The role of ϕ on movement of ice front.

Figure 7
figure 7

Progress of time change of parameters with later of ϕ.

Figure 8
figure 8

Role of m on movement of ice front.

Figure 9
figure 9

Progress of time change of parameters with later of m.

Figure 10
figure 10

Change of factors and computed period of process.

Conclusion

Inclusion of nano-powders with two different shapes has been considered as passive technique of augmenting speed of phase change phenomena.

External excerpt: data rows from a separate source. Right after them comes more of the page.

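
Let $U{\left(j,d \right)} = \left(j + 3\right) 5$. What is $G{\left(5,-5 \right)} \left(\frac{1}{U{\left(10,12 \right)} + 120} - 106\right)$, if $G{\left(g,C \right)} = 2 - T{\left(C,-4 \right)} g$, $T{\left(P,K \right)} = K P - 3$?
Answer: $\frac{1627547}{185} \approx 8797.5$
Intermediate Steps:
$T{\left(P,K \right)} = -3 + K P$
$U{\left(j,d \right)} = 15 + 5 j$ ($U{\left(j,d \right)} = \left(3 + j\right) 5 = 15 + 5 j$)
$G{\left(g,C \right)} = 2 - g \left(-3 - 4 C\right)$ ($G{\left(g,C \right)} = 2 - \left(-3 - 4 C\right) g = 2 - g \left(-3 - 4 C\right)$)
$G{\left(5,-5 \right)} \left(\frac{1}{U{\left(10,12 \right)} + 120} - 106\right) = \left(2 + 5 \left(3 + 4 \left(-5\right)\right)\right) \left(\frac{1}{\left(15 + 5 \cdot 10\right) + 120} - 106\right) = \left(2 + 5 \left(3 - 20\right)\right) \left(\frac{1}{\left(15 + 50\right) + 120} - 106\right) = \left(2 + 5 \left(-17\right)\right) \left(\frac{1}{65 + 120} - 106\right) = \left(2 - 85\right) \left(\frac{1}{185} - 106\right) = - 83 \left(\frac{1}{185} - 106\right) = \left(-83\right) \left(- \frac{19609}{185}\right) = \frac{1627547}{185}$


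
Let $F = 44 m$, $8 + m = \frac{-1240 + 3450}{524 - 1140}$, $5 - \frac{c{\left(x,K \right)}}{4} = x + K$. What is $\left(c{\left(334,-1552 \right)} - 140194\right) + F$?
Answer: $- \frac{950683}{7} \approx -1.3581 \cdot 10^{5}$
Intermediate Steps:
$c{\left(x,K \right)} = 20 - 4 K - 4 x$ ($c{\left(x,K \right)} = 20 - 4 \left(x + K\right) = 20 - 4 \left(K + x\right) = 20 - \left(4 K + 4 x\right) = 20 - 4 K - 4 x$)
$m = - \frac{3569}{308}$ ($m = -8 + \frac{-1240 + 3450}{524 - 1140} = -8 + \frac{2210}{-616} = -8 + 2210 \left(- \frac{1}{616}\right) = -8 - \frac{1105}{308} = - \frac{3569}{308} \approx -11.588$)
$F = - \frac{3569}{7}$ ($F = 44 \left(- \frac{3569}{308}\right) = - \frac{3569}{7} \approx -509.86$)
$\left(c{\left(334,-1552 \right)} - 140194\right) + F = \left(\left(20 - -6208 - 1336\right) - 140194\right) - \frac{3569}{7} = \left(\left(20 + 6208 - 1336\right) - 140194\right) - \frac{3569}{7} = \left(4892 - 140194\right) - \frac{3569}{7} = -135302 - \frac{3569}{7} = - \frac{950683}{7}$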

The container has rectangular and sinusoidal walls which connected to cold flows and their temperature has been considered lower than 273 K. To find the new properties of water after dispersing nanoparticles, homogeneous mixture assumption has been applied. With appearance of nanoparticles, the penetration of cold region augments because of greater conduction mode. FEM technique was applied involving the time-dependent style of grid which helps to model the region of ice front more carefully. To verify the procedure of modeling, previous article has been validated and outputs depicted the good agreement. In calculation of conductivity of produced material, the influence of shape of nano-powders was applied and this factor has significant impact on freezing. The active factors of current study are concentration and shapes of nanoparticles and two levels have been utilized for reach of them. The augment of concentration makes the conduction to increase and penetration of cold flow increases which makes the solidification to accelerate. The temperature of zone reduces with rise of time and involving higher concentration of nanoparticles offers lower temperature. Also, the needed time can decline with soar of ϕ. The cylindrical and blade shapes were incorporated in this work and blade shape has greater conductivity which offers lower time for full solidification. Also, this shape has lower level of energy because of lower temperature of domain. With rise of ϕ with blade and cylindrical styles of particles, the required time decreases around 12.54% and 16.69%. Freezing time declines around 15.75% and 29.81% with adding nanoparticles depends the style of powders. Besides, with alter of style of particles from cylinder to blade shapes, the needed time decreases by 6.07% and 10.53% at ϕ = 0.02 and 0.04. The solidification time for pure water case is about 44.71 s and with adding blade shapes nanoparticles, the needed time reaches to 31.37 s.